- Genre: Drama
- Directed by: Shawn Seet Zayed Rizwan Ian Barry Garth Maxwell
- Starring: Aaron Jeffery Simone McAullay Vanessa Gray Bob Morley Frankie J. Holden
- Country of origin: Australia
- Original language: English
- No. of seasons: 1
- No. of episodes: 13 (list of episodes)

Production
- Executive producer: Jo Horsburgh
- Producers: Steve Knapman Kris Wyld
- Editors: Nicole LaMacchia Deborah Peart
- Running time: 43–44 minutes
- Production company: Knapman-Wyld Productions

Original release
- Network: Nine Network
- Release: 4 September – 27 November 2008

= The Strip (Australian TV series) =

The Strip is an Australian television drama series that screened on the Nine Network. The series premiered on the Nine Network at 8:30pm on 4 September 2008 but was moved to a later 10:30pm timeslot from 13 November 2008. The show did not return for a second season, due to disappointing ratings.

==Overview==
The Strip is a police detective drama series that follows investigations into crimes on the Gold Coast, Queensland, colloquially referred to as "The Strip". Visually, the program took much inspiration from CSI: Miami and was filmed with images of sparkling surf, aerial shots of buildings and golden sands, as well as similar post production filters and colouring.
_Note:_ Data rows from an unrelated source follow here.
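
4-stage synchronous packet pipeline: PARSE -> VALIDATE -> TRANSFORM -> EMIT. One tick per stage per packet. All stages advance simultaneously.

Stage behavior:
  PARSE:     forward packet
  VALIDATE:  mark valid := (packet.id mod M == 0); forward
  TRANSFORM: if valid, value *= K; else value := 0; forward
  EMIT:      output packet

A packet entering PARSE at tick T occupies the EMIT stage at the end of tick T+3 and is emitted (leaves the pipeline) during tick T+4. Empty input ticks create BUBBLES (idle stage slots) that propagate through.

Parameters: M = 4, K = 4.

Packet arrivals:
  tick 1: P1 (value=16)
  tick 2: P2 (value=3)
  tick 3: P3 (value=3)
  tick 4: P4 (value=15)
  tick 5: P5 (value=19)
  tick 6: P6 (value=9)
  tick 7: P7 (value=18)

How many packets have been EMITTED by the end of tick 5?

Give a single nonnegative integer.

Tick 1: [PARSE:P1(v=16,ok=F), VALIDATE:-, TRANSFORM:-, EMIT:-] out:-; in:P1
Tick 2: [PARSE:P2(v=3,ok=F), VALIDATE:P1(v=16,ok=F), TRANSFORM:-, EMIT:-] out:-; in:P2
Tick 3: [PARSE:P3(v=3,ok=F), VALIDATE:P2(v=3,ok=F), TRANSFORM:P1(v=0,ok=F), EMIT:-] out:-; in:P3
Tick 4: [PARSE:P4(v=15,ok=F), VALIDATE:P3(v=3,ok=F), TRANSFORM:P2(v=0,ok=F), EMIT:P1(v=0,ok=F)] out:-; in:P4
Tick 5: [PARSE:P5(v=19,ok=F), VALIDATE:P4(v=15,ok=T), TRANSFORM:P3(v=0,ok=F), EMIT:P2(v=0,ok=F)] out:P1(v=0); in:P5
Emitted by tick 5: ['P1']

Answer: 1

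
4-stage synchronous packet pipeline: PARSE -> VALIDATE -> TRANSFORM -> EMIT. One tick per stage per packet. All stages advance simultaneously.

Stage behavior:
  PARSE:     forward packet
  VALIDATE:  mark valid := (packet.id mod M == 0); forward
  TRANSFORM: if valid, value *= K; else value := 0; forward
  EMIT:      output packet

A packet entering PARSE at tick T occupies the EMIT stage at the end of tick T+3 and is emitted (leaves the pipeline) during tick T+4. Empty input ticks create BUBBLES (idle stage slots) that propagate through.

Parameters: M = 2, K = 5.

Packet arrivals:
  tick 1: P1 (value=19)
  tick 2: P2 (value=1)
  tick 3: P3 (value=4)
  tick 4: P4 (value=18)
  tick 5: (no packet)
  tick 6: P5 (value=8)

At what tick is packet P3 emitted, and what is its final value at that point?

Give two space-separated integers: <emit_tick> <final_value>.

Tick 1: [PARSE:P1(v=19,ok=F), VALIDATE:-, TRANSFORM:-, EMIT:-] out:-; in:P1
Tick 2: [PARSE:P2(v=1,ok=F), VALIDATE:P1(v=19,ok=F), TRANSFORM:-, EMIT:-] out:-; in:P2
Tick 3: [PARSE:P3(v=4,ok=F), VALIDATE:P2(v=1,ok=T), TRANSFORM:P1(v=0,ok=F), EMIT:-] out:-; in:P3
Tick 4: [PARSE:P4(v=18,ok=F), VALIDATE:P3(v=4,ok=F), TRANSFORM:P2(v=5,ok=T), EMIT:P1(v=0,ok=F)] out:-; in:P4
Tick 5: [PARSE:-, VALIDATE:P4(v=18,ok=T), TRANSFORM:P3(v=0,ok=F), EMIT:P2(v=5,ok=T)] out:P1(v=0); in:-
Tick 6: [PARSE:P5(v=8,ok=F), VALIDATE:-, TRANSFORM:P4(v=90,ok=T), EMIT:P3(v=0,ok=F)] out:P2(v=5); in:P5
Tick 7: [PARSE:-, VALIDATE:P5(v=8,ok=F), TRANSFORM:-, EMIT:P4(v=90,ok=T)] out:P3(v=0); in:-
Tick 8: [PARSE:-, VALIDATE:-, TRANSFORM:P5(v=0,ok=F), EMIT:-] out:P4(v=90); in:-
Tick 9: [PARSE:-, VALIDATE:-, TRANSFORM:-, EMIT:P5(v=0,ok=F)] out:-; in:-
Tick 10: [PARSE:-, VALIDATE:-, TRANSFORM:-, EMIT:-] out:P5(v=0); in:-
P3: arrives tick 3, valid=False (id=3, id%2=1), emit tick 7, final value 0

Answer: 7 0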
It had a budget of A$7.8 million.

==Cast==

===Main===
- Aaron Jeffery as Detective Jack Cross
- Vanessa Gray as Detective Frances "Frankie" Tully
- Simone McAullay as Plain Clothes Constable Jessica McCay
- Bob Morley as Plain Clothes Constable Tony Moretti
- Frankie J. Holden as Inspector Max Nelson

===Guests===
- Jay Laga'aia as Joe Tahoe / Frogman
- Martin Sacks as Keith Boswell
- Harold Hopkins as Bomber Davis
- Indiana Evans as China Williams
- Matthew Newton as Gregor Foxx
- Gillian Alexy as Cherry Cunningham
- Tahyna Tozzi as Cristal Cade
- Matt Boesenberg as Bernie Bedford
- Toby Truslove as Dayne Gibson
- Alyssa-Jane Cook as Sam Gleeson
- Fayssal Bazzi as Joe Abadi

==DVD releases==
The Strip was released on DVD on 4 July 2009.